During my personal devotionals the past few weeks, I have been studying/reading through Hosea. Hosea was a prophet who married a prostitute. His love and devotion to his wife was symbolic to the relationship between God and Israel at this time. Israel as a nation had been unfaithful - prostituting herself to other gods and Jehovah was not their one and only. Israel in a way was 'running around' while her 'husband' - Jehovah - was at home being a faithful husband. Hosea was at home being a faithful husband while his wife, the prostitute, continued in her old ways. --- How many times have I been the "prostitute wife" in my life? The world and the pleasures it offers look and seem so enticing. Saying 'Taste and see how good I am', 'Only once wont hurt'. So many times I have given it to it. - Sporting events, vacations, sleep, work schedules.... whatever it may be - I have prostituted myself to it.
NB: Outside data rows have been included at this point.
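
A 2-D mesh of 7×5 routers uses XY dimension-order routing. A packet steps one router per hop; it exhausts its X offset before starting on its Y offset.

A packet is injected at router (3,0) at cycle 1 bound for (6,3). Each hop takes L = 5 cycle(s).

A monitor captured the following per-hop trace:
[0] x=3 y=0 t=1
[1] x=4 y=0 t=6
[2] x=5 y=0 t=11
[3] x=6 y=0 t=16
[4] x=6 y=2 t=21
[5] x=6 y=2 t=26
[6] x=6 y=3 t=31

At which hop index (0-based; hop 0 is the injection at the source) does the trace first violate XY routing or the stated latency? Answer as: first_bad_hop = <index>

first_bad_hop = 4

check 1→ d=(1,0) cyc+5: ok
check 2→ d=(1,0) cyc+5: ok
check 3→ d=(1,0) cyc+5: ok
check 4→ d=(0,2) cyc+5: BAD: non-unit step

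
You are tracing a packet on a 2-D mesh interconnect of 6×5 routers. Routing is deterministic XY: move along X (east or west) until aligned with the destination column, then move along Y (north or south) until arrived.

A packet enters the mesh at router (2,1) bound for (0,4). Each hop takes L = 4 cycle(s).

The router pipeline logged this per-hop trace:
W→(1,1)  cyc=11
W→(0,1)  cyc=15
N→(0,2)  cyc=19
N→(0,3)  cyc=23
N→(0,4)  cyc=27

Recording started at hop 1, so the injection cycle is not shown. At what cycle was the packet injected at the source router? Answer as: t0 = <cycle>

t0 = 7

The first recorded entry is hop 1 at cycle 11.
Subtract one hop: t0 = 11 − 4 = 7.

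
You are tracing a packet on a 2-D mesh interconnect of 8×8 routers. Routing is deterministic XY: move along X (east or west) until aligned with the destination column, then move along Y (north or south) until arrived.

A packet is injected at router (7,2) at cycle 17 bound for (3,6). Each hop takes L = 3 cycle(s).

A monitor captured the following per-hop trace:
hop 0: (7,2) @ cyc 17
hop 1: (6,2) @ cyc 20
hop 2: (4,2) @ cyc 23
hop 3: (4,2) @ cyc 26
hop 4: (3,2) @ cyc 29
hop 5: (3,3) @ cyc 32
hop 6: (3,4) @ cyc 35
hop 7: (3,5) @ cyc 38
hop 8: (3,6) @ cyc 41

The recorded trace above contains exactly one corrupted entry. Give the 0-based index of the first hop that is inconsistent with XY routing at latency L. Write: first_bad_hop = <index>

first_bad_hop = 2

  1: Δx=-1 Δy=+0 Δt=3 [ok]
  2: Δx=-2 Δy=+0 Δt=3 [BAD: non-unit step]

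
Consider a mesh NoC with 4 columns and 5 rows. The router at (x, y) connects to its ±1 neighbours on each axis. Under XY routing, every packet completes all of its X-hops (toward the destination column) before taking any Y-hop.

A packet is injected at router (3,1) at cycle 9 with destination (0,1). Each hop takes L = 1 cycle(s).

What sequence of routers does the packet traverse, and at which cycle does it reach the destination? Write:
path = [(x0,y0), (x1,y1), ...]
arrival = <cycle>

path = [(3,1), (2,1), (1,1), (0,1)]
arrival = 12

t=9: at (3,1)
t=10: at (2,1) after W
t=11: at (1,1) after W
t=12: at (0,1) after W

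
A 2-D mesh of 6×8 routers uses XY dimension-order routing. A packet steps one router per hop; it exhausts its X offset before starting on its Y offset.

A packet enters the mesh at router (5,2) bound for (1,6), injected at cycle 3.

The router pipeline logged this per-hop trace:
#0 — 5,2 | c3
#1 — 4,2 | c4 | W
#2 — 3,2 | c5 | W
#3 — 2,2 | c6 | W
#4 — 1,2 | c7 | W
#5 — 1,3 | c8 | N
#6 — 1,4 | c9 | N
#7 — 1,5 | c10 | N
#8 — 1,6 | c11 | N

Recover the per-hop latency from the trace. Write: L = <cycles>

Between hops 0 and 1 the cycle counter advances 4 − 3 = 1.
One hop costs L cycles, so L = 1.

L = 1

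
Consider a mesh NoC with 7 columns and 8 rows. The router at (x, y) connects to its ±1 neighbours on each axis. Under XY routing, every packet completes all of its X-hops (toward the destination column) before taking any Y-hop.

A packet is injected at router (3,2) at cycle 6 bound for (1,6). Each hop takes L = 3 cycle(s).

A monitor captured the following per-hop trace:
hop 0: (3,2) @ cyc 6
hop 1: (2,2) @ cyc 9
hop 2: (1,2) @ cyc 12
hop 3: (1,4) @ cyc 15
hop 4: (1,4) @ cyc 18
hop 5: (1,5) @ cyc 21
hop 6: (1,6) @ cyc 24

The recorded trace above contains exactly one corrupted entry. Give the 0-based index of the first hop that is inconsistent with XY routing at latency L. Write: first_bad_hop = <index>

first_bad_hop = 3

hop 1: step (-1,+0), +3 cyc — ok
hop 2: step (-1,+0), +3 cyc — ok
hop 3: step (+0,+2), +3 cyc — BAD: non-unit step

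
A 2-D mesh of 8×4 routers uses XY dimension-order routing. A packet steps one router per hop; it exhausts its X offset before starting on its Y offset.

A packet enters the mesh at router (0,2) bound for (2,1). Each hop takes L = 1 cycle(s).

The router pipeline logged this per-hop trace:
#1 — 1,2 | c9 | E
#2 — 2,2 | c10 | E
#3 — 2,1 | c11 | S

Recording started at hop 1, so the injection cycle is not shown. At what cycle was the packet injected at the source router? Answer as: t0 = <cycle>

cyc[1] = 9 and cyc[k] = t0 + k·L for every k.
Therefore t0 = 9 − L = 8.

t0 = 8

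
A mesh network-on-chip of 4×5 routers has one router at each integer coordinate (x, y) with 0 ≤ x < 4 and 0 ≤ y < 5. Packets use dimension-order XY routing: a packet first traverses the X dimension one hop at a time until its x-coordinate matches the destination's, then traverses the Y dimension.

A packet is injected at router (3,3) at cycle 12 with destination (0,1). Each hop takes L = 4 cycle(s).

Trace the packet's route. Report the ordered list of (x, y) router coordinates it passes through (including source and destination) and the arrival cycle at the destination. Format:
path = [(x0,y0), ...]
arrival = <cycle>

path = [(3,3), (2,3), (1,3), (0,3), (0,2), (0,1)]
arrival = 32

hop 0: (3,3) @ cyc 12
hop 1: (2,3) @ cyc 16  [W]
hop 2: (1,3) @ cyc 20  [W]
hop 3: (0,3) @ cyc 24  [W]
hop 4: (0,2) @ cyc 28  [S]
hop 5: (0,1) @ cyc 32  [S]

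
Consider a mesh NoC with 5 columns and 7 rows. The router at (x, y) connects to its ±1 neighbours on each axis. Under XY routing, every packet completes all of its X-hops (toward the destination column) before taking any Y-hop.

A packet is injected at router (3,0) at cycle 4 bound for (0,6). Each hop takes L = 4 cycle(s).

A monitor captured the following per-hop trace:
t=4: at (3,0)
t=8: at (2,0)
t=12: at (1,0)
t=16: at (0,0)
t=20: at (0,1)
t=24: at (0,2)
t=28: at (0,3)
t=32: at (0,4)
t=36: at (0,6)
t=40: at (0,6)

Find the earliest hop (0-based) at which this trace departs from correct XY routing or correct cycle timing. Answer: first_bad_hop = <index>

[1] (-1,+0) / 4c ⇒ ok
[2] (-1,+0) / 4c ⇒ ok
[3] (-1,+0) / 4c ⇒ ok
[4] (+0,+1) / 4c ⇒ ok
[5] (+0,+1) / 4c ⇒ ok
[6] (+0,+1) / 4c ⇒ ok
[7] (+0,+1) / 4c ⇒ ok
[8] (+0,+2) / 4c ⇒ BAD: non-unit step

first_bad_hop = 8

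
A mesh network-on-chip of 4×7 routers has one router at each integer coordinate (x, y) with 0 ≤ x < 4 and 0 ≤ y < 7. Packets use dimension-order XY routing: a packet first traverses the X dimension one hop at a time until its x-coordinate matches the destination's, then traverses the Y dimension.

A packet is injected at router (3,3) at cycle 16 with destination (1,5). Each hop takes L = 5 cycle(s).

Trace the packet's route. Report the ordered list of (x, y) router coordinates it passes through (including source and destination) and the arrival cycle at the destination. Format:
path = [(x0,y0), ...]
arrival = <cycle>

path = [(3,3), (2,3), (1,3), (1,4), (1,5)]
arrival = 36

src (3,3)  cyc=16
W→(2,3)  cyc=21
W→(1,3)  cyc=26
N→(1,4)  cyc=31
N→(1,5)  cyc=36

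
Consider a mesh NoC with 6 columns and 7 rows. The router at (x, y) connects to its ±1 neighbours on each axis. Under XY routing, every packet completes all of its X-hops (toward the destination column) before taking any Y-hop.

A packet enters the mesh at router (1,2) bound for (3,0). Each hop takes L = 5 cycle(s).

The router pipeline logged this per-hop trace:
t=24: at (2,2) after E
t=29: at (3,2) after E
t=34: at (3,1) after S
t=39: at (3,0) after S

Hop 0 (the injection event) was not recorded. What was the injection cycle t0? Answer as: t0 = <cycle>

t0 = 19

The first recorded entry is hop 1 at cycle 24.
t0 = cyc[1] − L = 24 − 5 = 19.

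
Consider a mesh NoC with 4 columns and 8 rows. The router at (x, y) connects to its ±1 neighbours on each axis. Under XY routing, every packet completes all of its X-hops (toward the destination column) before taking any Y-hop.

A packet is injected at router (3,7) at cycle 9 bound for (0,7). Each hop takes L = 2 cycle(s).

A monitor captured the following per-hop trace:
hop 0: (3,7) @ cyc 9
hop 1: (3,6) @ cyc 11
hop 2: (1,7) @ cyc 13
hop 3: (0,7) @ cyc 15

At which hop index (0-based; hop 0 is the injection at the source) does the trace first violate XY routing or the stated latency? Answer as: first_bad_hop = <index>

  1: Δx=+0 Δy=-1 Δt=2 [BAD: Y-move but x=3≠0]

first_bad_hop = 1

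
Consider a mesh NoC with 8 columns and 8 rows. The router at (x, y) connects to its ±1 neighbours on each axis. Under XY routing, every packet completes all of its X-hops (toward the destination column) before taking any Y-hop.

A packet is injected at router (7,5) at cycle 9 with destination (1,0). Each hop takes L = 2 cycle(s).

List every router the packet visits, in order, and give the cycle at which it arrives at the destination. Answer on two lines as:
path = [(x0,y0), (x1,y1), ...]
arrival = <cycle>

path = [(7,5), (6,5), (5,5), (4,5), (3,5), (2,5), (1,5), (1,4), (1,3), (1,2), (1,1), (1,0)]
arrival = 31

  0. router=(7,5) cycle=9 (inject)
  1. router=(6,5) cycle=11 dir=W
  2. router=(5,5) cycle=13 dir=W
  3. router=(4,5) cycle=15 dir=W
  4. router=(3,5) cycle=17 dir=W
  5. router=(2,5) cycle=19 dir=W
  6. router=(1,5) cycle=21 dir=W
  7. router=(1,4) cycle=23 dir=S
  8. router=(1,3) cycle=25 dir=S
  9. router=(1,2) cycle=27 dir=S
  10. router=(1,1) cycle=29 dir=S
  11. router=(1,0) cycle=31 dir=S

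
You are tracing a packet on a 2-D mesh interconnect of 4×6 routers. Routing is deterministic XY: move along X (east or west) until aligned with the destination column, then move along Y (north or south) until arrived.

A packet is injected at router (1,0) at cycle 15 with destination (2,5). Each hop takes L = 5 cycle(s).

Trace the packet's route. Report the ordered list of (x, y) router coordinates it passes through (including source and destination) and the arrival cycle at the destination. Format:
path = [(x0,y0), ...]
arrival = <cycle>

t=15: at (1,0)
t=20: at (2,0) after E
t=25: at (2,1) after N
t=30: at (2,2) after N
t=35: at (2,3) after N
t=40: at (2,4) after N
t=45: at (2,5) after N

path = [(1,0), (2,0), (2,1), (2,2), (2,3), (2,4), (2,5)]
arrival = 45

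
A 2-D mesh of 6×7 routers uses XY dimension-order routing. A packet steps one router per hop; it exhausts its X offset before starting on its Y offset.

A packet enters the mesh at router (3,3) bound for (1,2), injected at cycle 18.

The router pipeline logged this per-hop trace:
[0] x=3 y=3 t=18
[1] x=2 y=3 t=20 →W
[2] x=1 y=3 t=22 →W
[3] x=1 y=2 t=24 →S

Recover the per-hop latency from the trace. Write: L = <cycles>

cyc[1] − cyc[0] = 20 − 18 = 2.
One hop costs L cycles, so L = 2.

L = 2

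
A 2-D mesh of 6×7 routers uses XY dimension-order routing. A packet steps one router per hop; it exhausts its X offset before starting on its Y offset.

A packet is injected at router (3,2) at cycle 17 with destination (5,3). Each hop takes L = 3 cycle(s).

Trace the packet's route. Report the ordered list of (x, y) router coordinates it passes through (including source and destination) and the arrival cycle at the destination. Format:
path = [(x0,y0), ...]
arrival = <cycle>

path = [(3,2), (4,2), (5,2), (5,3)]
arrival = 26

[0] x=3 y=2 t=17
[1] x=4 y=2 t=20 →E
[2] x=5 y=2 t=23 →E
[3] x=5 y=3 t=26 →N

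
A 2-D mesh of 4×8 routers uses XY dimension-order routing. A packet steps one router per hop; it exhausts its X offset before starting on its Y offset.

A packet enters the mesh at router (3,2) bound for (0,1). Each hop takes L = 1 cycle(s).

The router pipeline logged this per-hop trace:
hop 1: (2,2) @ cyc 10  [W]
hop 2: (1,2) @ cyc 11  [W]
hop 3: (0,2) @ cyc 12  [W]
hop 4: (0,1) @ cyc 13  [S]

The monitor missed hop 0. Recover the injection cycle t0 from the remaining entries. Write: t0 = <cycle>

t0 = 9

The first recorded entry is hop 1 at cycle 10.
Therefore t0 = 10 − L = 9.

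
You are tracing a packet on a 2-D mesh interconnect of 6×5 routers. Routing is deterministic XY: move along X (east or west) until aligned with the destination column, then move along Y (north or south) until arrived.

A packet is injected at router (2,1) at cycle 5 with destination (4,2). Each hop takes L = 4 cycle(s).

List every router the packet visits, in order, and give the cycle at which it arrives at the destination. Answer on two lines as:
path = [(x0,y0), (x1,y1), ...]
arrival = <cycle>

  0. router=(2,1) cycle=5 (inject)
  1. router=(3,1) cycle=9 dir=E
  2. router=(4,1) cycle=13 dir=E
  3. router=(4,2) cycle=17 dir=N

path = [(2,1), (3,1), (4,1), (4,2)]
arrival = 17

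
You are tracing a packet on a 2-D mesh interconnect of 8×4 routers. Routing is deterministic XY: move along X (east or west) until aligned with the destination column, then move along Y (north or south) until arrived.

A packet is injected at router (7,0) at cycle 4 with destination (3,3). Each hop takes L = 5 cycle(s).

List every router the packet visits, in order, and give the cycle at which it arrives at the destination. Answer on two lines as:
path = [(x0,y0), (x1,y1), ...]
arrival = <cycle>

path = [(7,0), (6,0), (5,0), (4,0), (3,0), (3,1), (3,2), (3,3)]
arrival = 39

[0] x=7 y=0 t=4
[1] x=6 y=0 t=9 →W
[2] x=5 y=0 t=14 →W
[3] x=4 y=0 t=19 →W
[4] x=3 y=0 t=24 →W
[5] x=3 y=1 t=29 →N
[6] x=3 y=2 t=34 →N
[7] x=3 y=3 t=39 →N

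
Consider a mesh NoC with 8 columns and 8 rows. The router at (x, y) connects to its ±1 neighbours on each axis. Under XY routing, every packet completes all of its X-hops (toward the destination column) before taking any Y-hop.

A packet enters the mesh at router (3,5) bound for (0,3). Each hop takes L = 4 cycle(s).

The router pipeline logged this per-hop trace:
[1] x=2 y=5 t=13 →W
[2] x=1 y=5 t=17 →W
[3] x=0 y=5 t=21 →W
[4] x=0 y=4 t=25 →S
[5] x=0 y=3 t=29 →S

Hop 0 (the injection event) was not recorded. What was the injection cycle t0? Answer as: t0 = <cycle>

t0 = 9

Hop 1 reached at cycle 13; hop k is at t0 + k·L.
Therefore t0 = 13 − L = 9.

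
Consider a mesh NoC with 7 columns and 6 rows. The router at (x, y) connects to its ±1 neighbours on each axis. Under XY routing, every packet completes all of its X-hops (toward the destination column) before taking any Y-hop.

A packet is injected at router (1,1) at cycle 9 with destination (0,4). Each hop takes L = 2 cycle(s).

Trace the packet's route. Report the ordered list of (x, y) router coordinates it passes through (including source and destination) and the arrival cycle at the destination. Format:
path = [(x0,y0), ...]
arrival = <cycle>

  0. router=(1,1) cycle=9 (inject)
  1. router=(0,1) cycle=11 dir=W
  2. router=(0,2) cycle=13 dir=N
  3. router=(0,3) cycle=15 dir=N
  4. router=(0,4) cycle=17 dir=N

path = [(1,1), (0,1), (0,2), (0,3), (0,4)]
arrival = 17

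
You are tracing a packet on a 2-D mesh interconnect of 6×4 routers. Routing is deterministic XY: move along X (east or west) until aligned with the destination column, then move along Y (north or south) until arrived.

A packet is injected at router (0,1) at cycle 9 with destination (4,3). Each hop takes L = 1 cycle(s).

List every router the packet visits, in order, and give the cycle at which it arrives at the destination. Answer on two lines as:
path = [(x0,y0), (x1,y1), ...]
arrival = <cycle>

path = [(0,1), (1,1), (2,1), (3,1), (4,1), (4,2), (4,3)]
arrival = 15

src (0,1)  cyc=9
E→(1,1)  cyc=10
E→(2,1)  cyc=11
E→(3,1)  cyc=12
E→(4,1)  cyc=13
N→(4,2)  cyc=14
N→(4,3)  cyc=15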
Then once my life is in shambles, its my pastor's, mentor's, friend's, spouse's, family's fault. I pass the blame on them as to why I am not growing spiritually. If only they - whoever - had been more enticing, I would have done things differently. I would have grown if only.... IF ONLY, I had decided on youth group instead of that tournament. IF ONLY, I had decided to wake up earlier than I needed to pray and seek God's face. IF ONLY, I had said no on working so many hours and spending time at church or home with my family. IF ONLY, I had made sure church was a priority. How would my life look differently now IF ONLY I had taken the responsibility of my own spiritual life. Would I have the struggles I have today - possibly - and they have shaped me into the person I am today.

Hosea 4:4 "Don't point your finger at someone else and try to pass the blame! My complaint, you priests, is with you"

Find time for God. Find time to make the relationship a PRIORITY and not to expect others to get you there. In any relationship we have to put our own energy into it. I can't expect a great relationship without effort on my part but so many times we see the relationship with God that way.

I don't remember where I heard it but it's become one of my favorite sayings. "If you are 1000 steps away from God, He will take 999 steps towards you so you only have to take that 1 step into His arms." Oh how thankful I am that my God does that not only for me but for each and every living breathing person. Take the one step of responsibility of accepting His gift of a life - life more abundantly.